A researcher, Antonia Violante, who had been doing a project on work-life balance had seen a lot of the said scenario at workplaces in the United States. Behavioral researchers and scientists like her call this particular scenario as tunneling. When we are stressed and feeling pressured for time, our attention and cognitive bandwidth narrow as if we are in a tunnel. It can sometimes be a good thing, as it can help us hyper-focus on our most important work, said Violante. 

However, tunneling has a dark side. When we get so caught up in a time scarcity trap of busyness, we might only have the capacity to focus on the most immediate, often low-value tasks right in front of us instead of focusing on the big projects or the long-range strategic thinking that would help keep us out of the tunnel. Violante added that they often see people end up tunneling on the wrong thing. 

False rewards

Email is the perfect addictive, attention slot machine, according to Violante. Our brains are wired for novelty, so we love being interrupted with every random ping of a new message. And humans enjoy feeling productive and easy. Combine time scarcity with that pull of novelty and our busyness craving and it is easy to see how we end up focusing our attention and time on whatever is right in front of us, which is email. 

Humans who loves to be busy have such an aversion to idleness. Violante says that it is easy to be swept up trying to keep on top of your email inbox. It allows us to be busy, which feels good. But it leads to a false reward. Like mistaking busyness for productivity. To get out of that particular busyness tunnel, Violante suggests experimenting with checking your email on a schedule. 

That idea was adopted by Violante herself. And this idea was based on research that found smokers who are given a smoking schedule had greater success in quitting than through other methods. The reason is that a schedule will not only give people practice and confidence in not smoking, but also break the link between habitual smoking cues and actually lighting up.
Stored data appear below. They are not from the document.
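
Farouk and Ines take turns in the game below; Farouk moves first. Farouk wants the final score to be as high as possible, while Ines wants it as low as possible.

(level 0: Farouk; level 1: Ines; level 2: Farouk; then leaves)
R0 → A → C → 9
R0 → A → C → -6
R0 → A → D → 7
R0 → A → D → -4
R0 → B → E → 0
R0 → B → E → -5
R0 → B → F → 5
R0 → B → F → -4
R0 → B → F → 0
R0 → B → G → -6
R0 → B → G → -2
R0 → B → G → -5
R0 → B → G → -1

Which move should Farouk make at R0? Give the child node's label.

A

C (Farouk): max(9, -6) = 9
D (Farouk): max(7, -4) = 7
A (Ines): min(9, 7) = 7
E (Farouk): max(0, -5) = 0
F (Farouk): max(5, -4, 0) = 5
G (Farouk): max(-6, -2, -5, -1) = -1
B (Ines): min(0, 5, -1) = -1
R0 (Farouk): max(7, -1) = 7
Farouk at R0 wants the highest of {A=7, B=-1}, so chooses A.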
A similar idea holds true for email. 

In 2015, a study showed that those who checked their email on a schedule felt happier and less stressed out than those who checked constantly, which many of us do, spending about five hours a day nosing about our inboxes. 

Violante also suggests that teams set communication protocols for when a response is expected and agree to send emails only during work hours. This is to help preserve mental bandwidth. She added that it is not about having zero emails in your inbox, but having no ambiguity about what is in there and having a plan for what is most important to respond to. Though she recognizes that it is not easy because even behavioral scientists have addiction problems with email. 

A professor of behavioral science at the University of Chicago, Anuj Shah, says that scarcity creates its mindset. He said that when we look at our calendar six months from now, it often appears wide open and free of all commitments. So we can over commit ourselves, which often lead to more time scarcity and tunneling in the future. 

Shah says that once we are short on time, we are already in a bad situation. But if we learn to manage the time beforehand, we can keep that from happening in the future.